None of the sources including the reporters bothered delve into the issue of mental health and how a cultural stigma against it might have prevented the mother who had a son who never spoke from seeking medical advice. Even Prof. Chang from UCI Riverside trots out the same excuse: that a trip to an outside source would have signified a personal failure. We'll, we've heard that before, it's a stereotype that's used not only by Asians, but by everyone else. Plus, I can assure him that there are other Korean families who are actively working to help their children with mental illness by seeking outside help. I know. I've met them.

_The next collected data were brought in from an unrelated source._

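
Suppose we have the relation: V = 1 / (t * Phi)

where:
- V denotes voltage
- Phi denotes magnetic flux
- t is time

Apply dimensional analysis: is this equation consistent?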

And these are the ones we need to hear from: how did they overcome the perceived shame and decide to seek help? Was it a shove from the school? From the church? From social groups? How did they negotiate with schools, with social services agencies to secure services for their child? And what has the reaction been from the Korean peers? Supportive? Denial? Exclusion?
Perhaps it's politically correct to create the picture of the hardworking immigrant family, but there were gaps here that would be good to know, so that other parents who are actively working to help their children with similiar ailments (autism, depression, early-onset schizophrenia) don't make the same mistakes. I think the reporters took an easy and predictable route. In other words, yet another unremarkable story.